Kerugian Negara Akibat Kasus Korupsi Emas 109 Ton
Kejaksaan Agung (Kejagung) mengungkapkan bahwa kerugian negara akibat kasus korupsi yang melibatkan pelabelan ilegal emas palsu di PT Antam diperkirakan mencapai Rp 1 triliun.
Kasus ini mencuat setelah penyidik mengidentifikasi adanya tindakan pelabelan merek dagang PT Antam pada emas yang sebenarnya tidak melalui prosedur resmi yang seharusnya dilakukan.
Kapuspenkum Kejagung, Harli Siregar, menjelaskan bahwa tim penyidik saat ini bekerja sama dengan para ahli untuk menghitung secara rinci total kerugian negara yang disebabkan oleh pelabelan merek dagang PT Antam pada emas tersebut.
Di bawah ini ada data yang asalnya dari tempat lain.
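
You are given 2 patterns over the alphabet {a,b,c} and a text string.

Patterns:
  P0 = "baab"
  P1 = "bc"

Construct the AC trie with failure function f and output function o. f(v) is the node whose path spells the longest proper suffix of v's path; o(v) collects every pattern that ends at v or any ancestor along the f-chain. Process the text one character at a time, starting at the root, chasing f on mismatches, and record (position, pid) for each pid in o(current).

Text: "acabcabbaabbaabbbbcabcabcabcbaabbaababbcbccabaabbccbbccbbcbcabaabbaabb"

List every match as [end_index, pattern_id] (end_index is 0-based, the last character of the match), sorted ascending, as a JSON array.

Construct AC machine:
Trie nodes:
  0='ε' goto b→1
  1='b' goto a→2 c→5
  2='ba' goto a→3
  3='baa' goto b→4
  4='baab' goto ·  [P0 ends]
  5='bc' goto ·  [P1 ends]

Failure links (BFS by depth):
  n1('b'): parent n0 fail=0; on 'b' 0 → fail=0;  out ∅∪∅=∅
  n2('ba'): parent n1 fail=0; on 'a' 0 → fail=0;  out ∅∪∅=∅
  n5('bc'): parent n1 fail=0; on 'c' 0 → fail=0;  out {1}∪∅={1}
  n3('baa'): parent n2 fail=0; on 'a' 0 → fail=0;  out ∅∪∅=∅
  n4('baab'): parent n3 fail=0; on 'b' 0 → fail=1;  out {0}∪∅={0}

Text stream:
[0] read 'a'  n0⇒n0
[1] read 'c'  n0⇒n0
[2] read 'a'  n0⇒n0
[3] read 'b'  n0⇒n1
[4] read 'c'  n1⇒n5  ** P1@[3:4]
[5] read 'a'  n5⇒n0 (fail-walked)
[6] read 'b'  n0⇒n1
[7] read 'b'  n1⇒n1 (fail-walked)
[8] read 'a'  n1⇒n2
[9] read 'a'  n2⇒n3
[10] read 'b'  n3⇒n4  ** P0@[7:10]
[11] read 'b'  n4⇒n1 (fail-walked)
[12] read 'a'  n1⇒n2
[13] read 'a'  n2⇒n3
[14] read 'b'  n3⇒n4  ** P0@[11:14]
[15] read 'b'  n4⇒n1 (fail-walked)
[16] read 'b'  n1⇒n1 (fail-walked)
[17] read 'b'  n1⇒n1 (fail-walked)
[18] read 'c'  n1⇒n5  ** P1@[17:18]
[19] read 'a'  n5⇒n0 (fail-walked)
[20] read 'b'  n0⇒n1
[21] read 'c'  n1⇒n5  ** P1@[20:21]
[22] read 'a'  n5⇒n0 (fail-walked)
[23] read 'b'  n0⇒n1
[24] read 'c'  n1⇒n5  ** P1@[23:24]
[25] read 'a'  n5⇒n0 (fail-walked)
[26] read 'b'  n0⇒n1
[27] read 'c'  n1⇒n5  ** P1@[26:27]
[28] read 'b'  n5⇒n1 (fail-walked)
[29] read 'a'  n1⇒n2
[30] read 'a'  n2⇒n3
[31] read 'b'  n3⇒n4  ** P0@[28:31]
[32] read 'b'  n4⇒n1 (fail-walked)
[33] read 'a'  n1⇒n2
[34] read 'a'  n2⇒n3
[35] read 'b'  n3⇒n4  ** P0@[32:35]
[36] read 'a'  n4⇒n2 (fail-walked)
[37] read 'b'  n2⇒n1 (fail-walked)
[38] read 'b'  n1⇒n1 (fail-walked)
[39] read 'c'  n1⇒n5  ** P1@[38:39]
[40] read 'b'  n5⇒n1 (fail-walked)
[41] read 'c'  n1⇒n5  ** P1@[40:41]
[42] read 'c'  n5⇒n0 (fail-walked)
[43] read 'a'  n0⇒n0
[44] read 'b'  n0⇒n1
[45] read 'a'  n1⇒n2
[46] read 'a'  n2⇒n3
[47] read 'b'  n3⇒n4  ** P0@[44:47]
[48] read 'b'  n4⇒n1 (fail-walked)
[49] read 'c'  n1⇒n5  ** P1@[48:49]
[50] read 'c'  n5⇒n0 (fail-walked)
[51] read 'b'  n0⇒n1
[52] read 'b'  n1⇒n1 (fail-walked)
[53] read 'c'  n1⇒n5  ** P1@[52:53]
[54] read 'c'  n5⇒n0 (fail-walked)
[55] read 'b'  n0⇒n1
[56] read 'b'  n1⇒n1 (fail-walked)
[57] read 'c'  n1⇒n5  ** P1@[56:57]
[58] read 'b'  n5⇒n1 (fail-walked)
[59] read 'c'  n1⇒n5  ** P1@[58:59]
[60] read 'a'  n5⇒n0 (fail-walked)
[61] read 'b'  n0⇒n1
[62] read 'a'  n1⇒n2
[63] read 'a'  n2⇒n3
[64] read 'b'  n3⇒n4  ** P0@[61:64]
[65] read 'b'  n4⇒n1 (fail-walked)
[66] read 'a'  n1⇒n2
[67] read 'a'  n2⇒n3
[68] read 'b'  n3⇒n4  ** P0@[65:68]
[69] read 'b'  n4⇒n1 (fail-walked)

All matches (sorted): [[4,1],[10,0],[14,0],[18,1],[21,1],[24,1],[27,1],[31,0],[35,0],[39,1],[41,1],[47,0],[49,1],[53,1],[57,1],[59,1],[64,0],[68,0]]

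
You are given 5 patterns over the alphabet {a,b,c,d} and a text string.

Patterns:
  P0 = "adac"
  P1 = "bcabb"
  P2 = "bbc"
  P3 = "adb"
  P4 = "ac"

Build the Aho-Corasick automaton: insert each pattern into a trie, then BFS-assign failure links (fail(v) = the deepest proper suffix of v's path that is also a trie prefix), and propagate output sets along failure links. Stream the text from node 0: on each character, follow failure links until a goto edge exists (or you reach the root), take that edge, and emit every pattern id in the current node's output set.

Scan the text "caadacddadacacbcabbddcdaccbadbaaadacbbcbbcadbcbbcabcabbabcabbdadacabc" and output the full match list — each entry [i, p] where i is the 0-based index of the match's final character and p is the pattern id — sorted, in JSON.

Build:
Trie nodes:
  0='ε' goto a→1 b→5
  1='a' goto c→13 d→2
  2='ad' goto a→3 b→12
  3='ada' goto c→4
  4='adac' goto ·  ←P0
  5='b' goto b→10 c→6
  6='bc' goto a→7
  7='bca' goto b→8
  8='bcab' goto b→9
  9='bcabb' goto ·  ←P1
  10='bb' goto c→11
  11='bbc' goto ·  ←P2
  12='adb' goto ·  ←P3
  13='ac' goto ·  ←P4

BFS fail/out derivation:
  fail(1) 'a': from fail(0)=0 chase 'a': 0 ⇒ 0;  out=∅∪out(0)=∅
  fail(5) 'b': from fail(0)=0 chase 'b': 0 ⇒ 0;  out=∅∪out(0)=∅
  fail(2) 'ad': from fail(1)=0 chase 'd': 0 ⇒ 0;  out=∅∪out(0)=∅
  fail(6) 'bc': from fail(5)=0 chase 'c': 0 ⇒ 0;  out=∅∪out(0)=∅
  fail(10) 'bb': from fail(5)=0 chase 'b': 0 ⇒ 5;  out=∅∪out(5)=∅
  fail(13) 'ac': from fail(1)=0 chase 'c': 0 ⇒ 0;  out={4}∪out(0)={4}
  fail(3) 'ada': from fail(2)=0 chase 'a': 0 ⇒ 1;  out=∅∪out(1)=∅
  fail(7) 'bca': from fail(6)=0 chase 'a': 0 ⇒ 1;  out=∅∪out(1)=∅
  fail(11) 'bbc': from fail(10)=5 chase 'c': 5 ⇒ 6;  out={2}∪out(6)={2}
  fail(12) 'adb': from fail(2)=0 chase 'b': 0 ⇒ 5;  out={3}∪out(5)={3}
  fail(4) 'adac': from fail(3)=1 chase 'c': 1 ⇒ 13;  out={0}∪out(13)={0,4}
  fail(8) 'bcab': from fail(7)=1 chase 'b': 1→0 ⇒ 5;  out=∅∪out(5)=∅
  fail(9) 'bcabb': from fail(8)=5 chase 'b': 5 ⇒ 10;  out={1}∪out(10)={1}

Text stream:
[0] read 'c'  n0⇒n0
[1] read 'a'  n0⇒n1
[2] read 'a'  n1⇒n1 (via fail)
[3] read 'd'  n1⇒n2
[4] read 'a'  n2⇒n3
[5] read 'c'  n3⇒n4  ** P0@[2:5],P4@[4:5]
[6] read 'd'  n4⇒n0 (via fail)
[7] read 'd'  n0⇒n0
[8] read 'a'  n0⇒n1
[9] read 'd'  n1⇒n2
[10] read 'a'  n2⇒n3
[11] read 'c'  n3⇒n4  ** P0@[8:11],P4@[10:11]
[12] read 'a'  n4⇒n1 (via fail)
[13] read 'c'  n1⇒n13  ** P4@[12:13]
[14] read 'b'  n13⇒n5 (via fail)
[15] read 'c'  n5⇒n6
[16] read 'a'  n6⇒n7
[17] read 'b'  n7⇒n8
[18] read 'b'  n8⇒n9  ** P1@[14:18]
[19] read 'd'  n9⇒n0 (via fail)
[20] read 'd'  n0⇒n0
[21] read 'c'  n0⇒n0
[22] read 'd'  n0⇒n0
[23] read 'a'  n0⇒n1
[24] read 'c'  n1⇒n13  ** P4@[23:24]
[25] read 'c'  n13⇒n0 (via fail)
[26] read 'b'  n0⇒n5
[27] read 'a'  n5⇒n1 (via fail)
[28] read 'd'  n1⇒n2
[29] read 'b'  n2⇒n12  ** P3@[27:29]
[30] read 'a'  n12⇒n1 (via fail)
[31] read 'a'  n1⇒n1 (via fail)
[32] read 'a'  n1⇒n1 (via fail)
[33] read 'd'  n1⇒n2
[34] read 'a'  n2⇒n3
[35] read 'c'  n3⇒n4  ** P0@[32:35],P4@[34:35]
[36] read 'b'  n4⇒n5 (via fail)
[37] read 'b'  n5⇒n10
[38] read 'c'  n10⇒n11  ** P2@[36:38]
[39] read 'b'  n11⇒n5 (via fail)
[40] read 'b'  n5⇒n10
[41] read 'c'  n10⇒n11  ** P2@[39:41]
[42] read 'a'  n11⇒n7 (via fail)
[43] read 'd'  n7⇒n2 (via fail)
[44] read 'b'  n2⇒n12  ** P3@[42:44]
[45] read 'c'  n12⇒n6 (via fail)
[46] read 'b'  n6⇒n5 (via fail)
[47] read 'b'  n5⇒n10
[48] read 'c'  n10⇒n11  ** P2@[46:48]
[49] read 'a'  n11⇒n7 (via fail)
[50] read 'b'  n7⇒n8
[51] read 'c'  n8⇒n6 (via fail)
[52] read 'a'  n6⇒n7
[53] read 'b'  n7⇒n8
[54] read 'b'  n8⇒n9  ** P1@[50:54]
[55] read 'a'  n9⇒n1 (via fail)
[56] read 'b'  n1⇒n5 (via fail)
[57] read 'c'  n5⇒n6
[58] read 'a'  n6⇒n7
[59] read 'b'  n7⇒n8
[60] read 'b'  n8⇒n9  ** P1@[56:60]
[61] read 'd'  n9⇒n0 (via fail)
[62] read 'a'  n0⇒n1
[63] read 'd'  n1⇒n2
[64] read 'a'  n2⇒n3
[65] read 'c'  n3⇒n4  ** P0@[62:65],P4@[64:65]
[66] read 'a'  n4⇒n1 (via fail)
[67] read 'b'  n1⇒n5 (via fail)
[68] read 'c'  n5⇒n6

Result: [[5,0],[5,4],[11,0],[11,4],[13,4],[18,1],[24,4],[29,3],[35,0],[35,4],[38,2],[41,2],[44,3],[48,2],[54,1],[60,1],[65,0],[65,4]]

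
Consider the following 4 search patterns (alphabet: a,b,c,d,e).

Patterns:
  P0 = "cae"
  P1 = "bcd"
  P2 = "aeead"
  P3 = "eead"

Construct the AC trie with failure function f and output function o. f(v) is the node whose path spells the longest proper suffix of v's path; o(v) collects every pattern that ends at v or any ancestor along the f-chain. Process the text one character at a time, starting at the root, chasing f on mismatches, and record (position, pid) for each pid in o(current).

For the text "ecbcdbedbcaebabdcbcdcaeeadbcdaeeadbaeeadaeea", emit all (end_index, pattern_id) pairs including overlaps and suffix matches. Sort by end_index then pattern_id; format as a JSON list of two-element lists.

Build automaton:
Trie (insert patterns):
  0='ε' goto a→7 b→4 c→1 e→12
  1='c' goto a→2
  2='ca' goto e→3
  3='cae' goto ·  ←P0
  4='b' goto c→5
  5='bc' goto d→6
  6='bcd' goto ·  ←P1
  7='a' goto e→8
  8='ae' goto e→9
  9='aee' goto a→10
  10='aeea' goto d→11
  11='aeead' goto ·  ←P2
  12='e' goto e→13
  13='ee' goto a→14
  14='eea' goto d→15
  15='eead' goto ·  ←P3

Failure links (BFS by depth):
  fail(1) 'c': from fail(0)=0 chase 'c': 0 ⇒ 0;  out=∅∪out(0)=∅
  fail(4) 'b': from fail(0)=0 chase 'b': 0 ⇒ 0;  out=∅∪out(0)=∅
  fail(7) 'a': from fail(0)=0 chase 'a': 0 ⇒ 0;  out=∅∪out(0)=∅
  fail(12) 'e': from fail(0)=0 chase 'e': 0 ⇒ 0;  out=∅∪out(0)=∅
  fail(2) 'ca': from fail(1)=0 chase 'a': 0 ⇒ 7;  out=∅∪out(7)=∅
  fail(5) 'bc': from fail(4)=0 chase 'c': 0 ⇒ 1;  out=∅∪out(1)=∅
  fail(8) 'ae': from fail(7)=0 chase 'e': 0 ⇒ 12;  out=∅∪out(12)=∅
  fail(13) 'ee': from fail(12)=0 chase 'e': 0 ⇒ 12;  out=∅∪out(12)=∅
  fail(3) 'cae': from fail(2)=7 chase 'e': 7 ⇒ 8;  out={0}∪out(8)={0}
  fail(6) 'bcd': from fail(5)=1 chase 'd': 1→0 ⇒ 0;  out={1}∪out(0)={1}
  fail(9) 'aee': from fail(8)=12 chase 'e': 12 ⇒ 13;  out=∅∪out(13)=∅
  fail(14) 'eea': from fail(13)=12 chase 'a': 12→0 ⇒ 7;  out=∅∪out(7)=∅
  fail(10) 'aeea': from fail(9)=13 chase 'a': 13 ⇒ 14;  out=∅∪out(14)=∅
  fail(15) 'eead': from fail(14)=7 chase 'd': 7→0 ⇒ 0;  out={3}∪out(0)={3}
  fail(11) 'aeead': from fail(10)=14 chase 'd': 14 ⇒ 15;  out={2}∪out(15)={2,3}

Run:
pos 0 'e': at 12
pos 1 'c': at 1 ·f
pos 2 'b': at 4 ·f
pos 3 'c': at 5
pos 4 'd': at 6  → match P1@[2:4]
pos 5 'b': at 4 ·f
pos 6 'e': at 12 ·f
pos 7 'd': at 0 ·f
pos 8 'b': at 4
pos 9 'c': at 5
pos 10 'a': at 2 ·f
pos 11 'e': at 3  → match P0@[9:11]
pos 12 'b': at 4 ·f
pos 13 'a': at 7 ·f
pos 14 'b': at 4 ·f
pos 15 'd': at 0 ·f
pos 16 'c': at 1
pos 17 'b': at 4 ·f
pos 18 'c': at 5
pos 19 'd': at 6  → match P1@[17:19]
pos 20 'c': at 1 ·f
pos 21 'a': at 2
pos 22 'e': at 3  → match P0@[20:22]
pos 23 'e': at 9 ·f
pos 24 'a': at 10
pos 25 'd': at 11  → match P2@[21:25],P3@[22:25]
pos 26 'b': at 4 ·f
pos 27 'c': at 5
pos 28 'd': at 6  → match P1@[26:28]
pos 29 'a': at 7 ·f
pos 30 'e': at 8
pos 31 'e': at 9
pos 32 'a': at 10
pos 33 'd': at 11  → match P2@[29:33],P3@[30:33]
pos 34 'b': at 4 ·f
pos 35 'a': at 7 ·f
pos 36 'e': at 8
pos 37 'e': at 9
pos 38 'a': at 10
pos 39 'd': at 11  → match P2@[35:39],P3@[36:39]
pos 40 'a': at 7 ·f
pos 41 'e': at 8
pos 42 'e': at 9
pos 43 'a': at 10

Matches: [[4,1],[11,0],[19,1],[22,0],[25,2],[25,3],[28,1],[33,2],[33,3],[39,2],[39,3]]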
Meskipun estimasi awal kerugian sudah mencapai Rp 1 triliun, angka ini masih bersifat estimasi dan belum didasarkan pada perhitungan akhir dari para ahli.
Perhitungan mendalam oleh ahli diharapkan dapat memberikan angka yang lebih akurat mengenai total kerugian negara.
Harli Siregar menambahkan bahwa meskipun angka kerugian sementara diperkirakan sekitar Rp 1 triliun, perhitungan akhir masih menunggu hasil analisis dari para ahli.